O presidente do Partido dos Trabalhadores (PT), Tarso Genro, em visita ao Rio nesta sexta-feira, acredita que as denúncias do publicitário Duda Mendonça à CPMI dos Correios, nesta quinta, "são muito graves", embora não atinjam diretamente o presidente Luiz Inácio Lula da Silva. Ele considerou "compreensível" o fato de a oposição falar em impeachment, mas reitera a intenção de comandar uma frente de defesa ao mandato petista.
- Nós não temos nenhum fato, inclusive do próprio depoimento do Duda, que atinja diretamente o presidente da República. Nós do Partido dos Trabalhadores vamos defender o mandato do presidente e, combinado com essa questão da defesa, nós vamos exigir que as investigações se aprofundem cada vez mais - afirmou Tarso.
Tarso defendeu que não há legitimidade moral e jurídica para o pedido de "impeachment" do presidente Lula.
- Estamos em um estado de direito democrático.
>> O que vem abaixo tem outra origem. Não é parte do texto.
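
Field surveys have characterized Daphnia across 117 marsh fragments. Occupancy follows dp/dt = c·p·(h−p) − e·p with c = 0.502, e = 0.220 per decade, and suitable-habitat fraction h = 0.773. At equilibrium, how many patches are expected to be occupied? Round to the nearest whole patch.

39

p* = h − e/c = 0.773 − 0.4382 = 0.3348.
Expected occupied patches = N × p* = 117 × 0.3348 = 39.17 ≈ 39.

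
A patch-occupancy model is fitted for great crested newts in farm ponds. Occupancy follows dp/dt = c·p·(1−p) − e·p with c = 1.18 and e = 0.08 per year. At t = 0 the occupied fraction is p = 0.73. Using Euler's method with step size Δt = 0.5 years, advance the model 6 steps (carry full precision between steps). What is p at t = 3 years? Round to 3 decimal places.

0.929

Update rule: p ← p + [c·p·(1−p) − e·p]·Δt with Δt = 0.5.
  1  |  dp/dt·Δt = +0.087089  |  p_1 = 0.817089
  2  |  dp/dt·Δt = +0.055495  |  p_2 = 0.872584
  3  |  dp/dt·Δt = +0.030694  |  p_3 = 0.903277
  4  |  dp/dt·Δt = +0.015416  |  p_4 = 0.918693
  5  |  dp/dt·Δt = +0.007323  |  p_5 = 0.926016
  6  |  dp/dt·Δt = +0.003380  |  p_6 = 0.929396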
É um direito da oposição de comentar ou de propor, mas nós do Partido dos Trabalhadores vamos fazer todos os movimentos jurídicos, políticos, sociais para defender o mandato do Presidente da República - acrescentou.
Para Tarso Genro, as declarações mostram que havia uma articulação internacional totalmente irregular, "que tem que ser investigada nas suas raízes".
- Isso não é somente uma questão de natureza da legislação eleitoral, diz respeito a outras questões relacionadas com crimes de natureza financeira - acrescentou.
Duda Mendonça admitiu em seu depoimento que, além de receber pagamentos em dinheiro do empresário Marcos Valério, recebeu depósitos em Bahamas, país caribenho que possui leis que o transformam em paraíso fiscal. O próprio Valério teria sugerido a Zilmar Fernandes, sócia de Duda, que abrisse uma conta no exterior para receber o restante dos pagamentos.
De acordo com Duda, o empresário Marcos Valério era o responsável, por determinação do ex-tesoureiro do PT, Delúbio Soares, pelo pagamento da dívida que o PT tinha com sua agência referente a serviços prestados durante a campanha eleitoral de 2002.
O dirigente do PT reiterou o apoio do seu partido ao governo do presidente Luiz Inácio Lula da Silva, mas ressaltou que cobrará o aprofundamento das investigações. Ele disse que é compreensível a manifestação da oposição sobre a abertura de um processo de "impeachment" contra o presidente, mas reafirmou a disposição do partido em defender o governo.